Early: Affirming upward sentence variance

In U.S. v. Early, No. 10-15537 (July 11, 2012), the Court affirmed a 210-month sentence on a defendant convicted of robbery of two banks using fake bombs.
The Court noted that the Guidelines range was 79-97 months. The Court nonetheless rejected a substantive reasonableness challenge to the 210-month sentence, pointing out that Early had spent much of his adult life in prison, for "multiple" offenses. The Court also noted that Early’s use of fake bombs created "terror" for tellers and customers. In addition, the sentence was below the 900-month statutory maximum for the offenses.
[Concurring, Martin, J., noted the Eleventh Circuit’s failure to exercise "similar deference" when reviewing sentences in which the district court granted a downward variance.]

Tuesday, July 03, 2012

Sochor: Not Prejudiced by Counsel's Ineffectiveness

In Sochor v. Sec. Dep’t of Corrections, No. 10-14944 (June 27, 2012), the Court affirmed the denial of habeas relief to a Florida inmate sentenced to death for a 1981 murder.
The Court found that even if Sochor’s counsel was ineffective at the penalty phase, Sochor was not prejudiced by this ineffectiveness. The Court noted that the aggravating circumstances were that Sochor chocked his victim to death with his bare hands, causing a slow and painful death. In addition, the murder was in the course of kidnaping. The aggravating circumstances so outweighed the mitigating circumstances not presented regarding Sochor’s impairment at the time of the murder, and his manic depressive personality. Moreover, the jury heard evidence at the penalty phase of Sochor’s severe beatings as a child. Consequently, there was no reasonable probability of a different outcome.

Monday, July 02, 2012

Rojas: Confirming Dorsey on FSA

In U.S. v. Rojas, No 10-14428 (July 2, 2012), the Court, having held the issue in abeyance en banc, held that in light of the Supreme Court’s recent decision in Dorsey v. U.S., the more lenient mandatory minimums of the Fair Sentencing Act apply to all defendants sentenced after August 3, 2010, when the Act took effect. The Court therefore remanded the cases for re-sentencing consistent with Dorsey.

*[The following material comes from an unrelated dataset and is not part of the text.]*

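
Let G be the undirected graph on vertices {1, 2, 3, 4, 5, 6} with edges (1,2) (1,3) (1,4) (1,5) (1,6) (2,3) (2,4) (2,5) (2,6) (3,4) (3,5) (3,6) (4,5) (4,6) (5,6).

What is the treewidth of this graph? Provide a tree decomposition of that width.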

Daniels: Government need not show defendant knew age of minor prostitute

In U.S. v. Daniels, No. 10-14974 (July 2, 2012),
the Court affirmed the convictions and sentence of a defendant convicted of inducing a minor to engage in prostitution in violation of 18 U.S.C. § 2422(b) and transporting an individual in interstate commerce with the intent that she engage in prostitution, in violation of 18 U.S.C. § 2421-22.
The Court rejected the argument that the mere fact that a person came to work for the defendant as a prostitute did not suffice to show that he “induced” prostitution for purposes of § 2422(b). The Court noted that induce merely means to cause.
On an issue of first impression, the Court held that the jury need not be instructed that, in order to establish a § 2422(b) violation, the government must prove that a defendant knew that a victim had not attained the age of 18 . The Court adopted Justice Alito’s view in his concurring opinion in Flores-Figueroa v. U.S., that context determines whether a mens rea applies to an element of the offense, and the view of six circuits that had addressed the issue. The context here was Congress's protection of minors. “A defendant such as Daniels who lures and encourages children into these activities does so at this own peril, regardless of what the victim says [about her age] or how she appears.”
Turning to sentencing, the Court rejected the argument that it was unreasonable to run Daniels’ sentences consecutive to an undischarged term of 420 months imprisonment for another sentence in Michigan. The Court noted that the conduct in Michigan was not part of the relevant conduct for the latest offense, and the district court therefore acted within its discretion in imposing a consecutive 78-month sentence. The Court also affirmed the imposition of a 25-year term of supervised release.